There should not be a single preferred method used to calculate MCID. Multiple approaches should be used to determine a reflective MCID that will guide and shape how clinicians interpret clinical trials and serve patients.27,30 Further work is needed using other methods to validate the findings of this study. The distribution method provides critical clinical insights into when clinical interventions make differences that patients can appreciate, especially when the MCID has not been established otherwise. Compared with the anchor method which is more resource intensive, the distribution methods only require basic statistical information derived from RCT data. This makes the distribution approach a promising method to derive MCID values for various clinical outcome measures and provides actionable information that can be used in practice in a short period.14,31
Conclusion
Our article is the first to report MCID in patients with CMC joint OA. Deriving MCID in this population enables knowledge translation and the interpretation of published trials. The lens of clinical significance enables readers to interpret the relevance of treatment effects. 12 In addition, it allows researchers to design clinical trials and contextualize clinical trial results. 11
Footnotes
Ethical Approval
This study was approved by our institutional review board.

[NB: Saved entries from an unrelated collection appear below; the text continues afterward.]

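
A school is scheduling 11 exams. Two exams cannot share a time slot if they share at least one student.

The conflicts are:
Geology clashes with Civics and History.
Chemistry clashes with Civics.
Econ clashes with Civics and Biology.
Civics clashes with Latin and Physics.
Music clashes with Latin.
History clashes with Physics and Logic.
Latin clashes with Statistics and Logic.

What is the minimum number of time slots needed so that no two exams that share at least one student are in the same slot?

The cycle History-Logic-Latin-Civics-Physics-History has odd length 5, so it cannot be 2-colored; at least 3 time slots are needed.
3 time slots suffice: time slot 1 → {Civics, Music, History, Statistics, Biology}; time slot 2 → {Geology, Chemistry, Econ, Latin, Physics}; time slot 3 → {Logic}. Each listed conflict is separated.

3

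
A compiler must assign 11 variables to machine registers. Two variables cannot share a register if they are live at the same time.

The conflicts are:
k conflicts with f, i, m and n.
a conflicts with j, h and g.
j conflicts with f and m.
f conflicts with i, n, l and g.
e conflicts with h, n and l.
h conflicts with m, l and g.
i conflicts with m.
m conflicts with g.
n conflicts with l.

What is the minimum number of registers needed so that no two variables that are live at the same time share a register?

3

k, i, m all conflict with each other, so at least 3 registers are needed.
3 registers suffice: register 1 → {a, f, e, m}; register 2 → {j, h, i, n}; register 3 → {k, l, g}. No two conflicting variables share a register.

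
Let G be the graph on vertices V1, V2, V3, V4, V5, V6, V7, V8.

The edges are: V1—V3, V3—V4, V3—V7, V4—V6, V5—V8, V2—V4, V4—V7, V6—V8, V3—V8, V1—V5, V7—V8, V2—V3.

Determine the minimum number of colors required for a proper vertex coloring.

3

V3, V4, V7 are mutually adjacent, so at least 3 colors are needed.
3 colors suffice: V1=blue, V2=green, V3=red, V4=blue, V5=red, V6=red, V7=green, V8=blue. No two adjacent vertices share a color.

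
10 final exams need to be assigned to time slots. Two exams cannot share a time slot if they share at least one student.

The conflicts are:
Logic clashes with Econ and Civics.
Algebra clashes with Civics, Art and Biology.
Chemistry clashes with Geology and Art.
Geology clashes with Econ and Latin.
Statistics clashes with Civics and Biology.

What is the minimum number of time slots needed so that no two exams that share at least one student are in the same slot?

3

The cycle Econ-Geology-Chemistry-Art-Algebra-Civics-Logic-Econ has odd length 7, so it cannot be 2-colored; at least 3 time slots are needed.
3 time slots suffice: time slot 1 → {Logic, Algebra, Geology, Statistics}; time slot 2 → {Econ, Civics, Latin, Art, Biology}; time slot 3 → {Chemistry}. No two conflicting exams share a time slot.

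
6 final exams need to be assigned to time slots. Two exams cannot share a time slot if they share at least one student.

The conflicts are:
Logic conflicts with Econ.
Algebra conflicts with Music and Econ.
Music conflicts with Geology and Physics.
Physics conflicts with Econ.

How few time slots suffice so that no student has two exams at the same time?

Music and Physics conflict, so at least 2 time slots are needed.
2 time slots suffice: time slot 1 → {Music, Econ}; time slot 2 → {Logic, Algebra, Geology, Physics}. No two conflicting exams share a time slot.

2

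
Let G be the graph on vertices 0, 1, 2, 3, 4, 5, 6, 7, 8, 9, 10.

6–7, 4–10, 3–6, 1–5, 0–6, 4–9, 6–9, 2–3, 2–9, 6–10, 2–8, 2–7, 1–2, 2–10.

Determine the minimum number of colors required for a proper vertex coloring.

6 and 7 are adjacent, so at least 2 colors are needed.
2 colors suffice: color red → {2, 4, 5, 6}; color blue → {0, 1, 3, 7, 8, 9, 10}. Every edge joins two different colors.

2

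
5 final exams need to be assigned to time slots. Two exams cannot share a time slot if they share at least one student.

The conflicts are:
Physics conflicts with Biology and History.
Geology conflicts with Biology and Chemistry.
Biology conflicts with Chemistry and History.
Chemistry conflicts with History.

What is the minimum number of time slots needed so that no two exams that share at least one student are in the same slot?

Physics, Biology, History are mutually in conflict, so at least 3 time slots are needed.
3 time slots suffice: time slot 1 → {Biology}; time slot 2 → {Geology, History}; time slot 3 → {Physics, Chemistry}. No two conflicting exams share a time slot.

3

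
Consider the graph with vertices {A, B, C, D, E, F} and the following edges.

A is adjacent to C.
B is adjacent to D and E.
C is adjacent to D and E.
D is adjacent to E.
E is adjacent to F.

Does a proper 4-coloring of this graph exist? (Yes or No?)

The chromatic number is 3. C, D, E form a triangle, so at least 3 colors are needed.
One proper 3-coloring: A=1, B=2, C=2, D=3, E=1, F=2.
Since 4 ≥ 3, a proper 4-coloring certainly exists.

Yes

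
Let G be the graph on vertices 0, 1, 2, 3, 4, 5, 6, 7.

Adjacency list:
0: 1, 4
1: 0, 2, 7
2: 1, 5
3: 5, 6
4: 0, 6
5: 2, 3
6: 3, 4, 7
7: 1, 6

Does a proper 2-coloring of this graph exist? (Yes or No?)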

Statement of Human and Animal Rights
No experiments on animals were performed for this study. No experimental procedures were performed in any human subject for this study.
Statement of Informed Consent
Informed consent was not needed to conduct this study as all information was deidentified.
Declaration of Conflicting Interests
The author(s) declared no potential conflicts of interest with respect to the research, authorship, and/or publication of this article.
Funding
The author(s) received no financial support for the research, authorship, and/or publication of this article.